= Permanent change of station =

Type of U.S. military reassignment

In the United States Armed Forces, a permanent change of station (PCS) is the assignment, detail, or transfer of a member or unit to a different duty station under competent orders which neither specify the duty as temporary, nor provide for further assignment to a new station, nor direct return to the old station. (For a more detailed definition, see the Joint Travel Regulations (JTR), Appendix A.).

This is distinct from a permanent change of assignment (PCA), which describes the reassignment of active duty personnel to a new unit within the same military post.

This term is also used for other United States government employees, such as a Foreign Service Officer, special agent, diplomats, and other civilian, non-military personnel, being stationed in embassies and consulates around the world.

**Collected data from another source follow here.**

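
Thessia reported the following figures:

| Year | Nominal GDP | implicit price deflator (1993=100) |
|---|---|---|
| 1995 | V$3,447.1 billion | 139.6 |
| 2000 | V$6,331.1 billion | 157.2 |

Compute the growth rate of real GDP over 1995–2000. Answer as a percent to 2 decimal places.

Deflate each year: 1995 → 3447.1/1.396 = 2469.27; 2000 → 6331.1/1.572 = 4027.42.
So real GDP changed by 4027.42/2469.27 − 1 = 0.6310, i.e. 63.10%.

63.10%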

==Temporary duty assignment==
In contrast, a temporary duty assignment is a shorter-term change of station, usually less than six months.

==Travel expenses==
Traditionally, the cost of transportation for an officer and their family was initially paid for by the officer receiving the PCS orders, and they would be reimbursed upon arrival for expenses and pay en route. Lieutenant Commander Joseph P. Fyffe changed this custom in 1870 when he was assigned to travel from New England to San Francisco in order to take a new assignment. Since he had no funds for travel, he walked. He strapped his dress sword to a small suitcase and began walking from New England to San Francisco, sending a telegram each night showing his progress and nightly accommodations. After five days on the road, his shoes gave out, and he sent this telegram: "30 August 1870. En route X on foot X requested recruiting officer be authorized issue me new shoes X shoes fell apart noon today X entered Albany [New York] barefooted X will remain Seward Hotel two days awaiting answer X earned my keep as bartender X local rum far superior to that served in the US Navy X am sending sample X very respectfully Fyffe." The next day, the local recruiting station received a telegram from the Secretary of the Navy advancing funds for the transportation of officers to their new duty stations. "Pass following message to Lt. Comdr J. P. Fyffe USN now at Seward Hotel Bar Quote I strike my colors X United States Secretary of the Navy authorizes recruiting officer Albany issue you shoes and provide you quickest transportation from Albany to San Francisco X Even Chief Bureau of Navigation can laugh when outsmarted X unquote X Respectfully Bureau of Navigation".

==Financial Planning==

Permanent Change of Station moves present financial planning opportunities when executed strategically. Service members who perform a Personally Procured Move (PPM), formerly called a Do-It-Yourself (DITY) move, can receive reimbursement based on the government's estimated moving cost while controlling actual expenses.

PCS entitlements include:
- Dislocation Allowance (DLA) - One-time payment to offset relocation costs (varies by rank and dependent status)
- Temporary Lodging Expense (TLE) - Reimbursement for temporary housing during the move (up to 10 days)
- Mileage reimbursement - Payment for driving personal vehicles to the new duty station
- Advance pay - Optional loan against future pay to cover moving expenses
- Weight allowance - Maximum household goods weight the government will transport (based on rank)

The Joint Travel Regulations (JTR), maintained by the Defense Travel Management Office (DTMO), govern all PCS entitlements and are updated annually to reflect current rates and policies.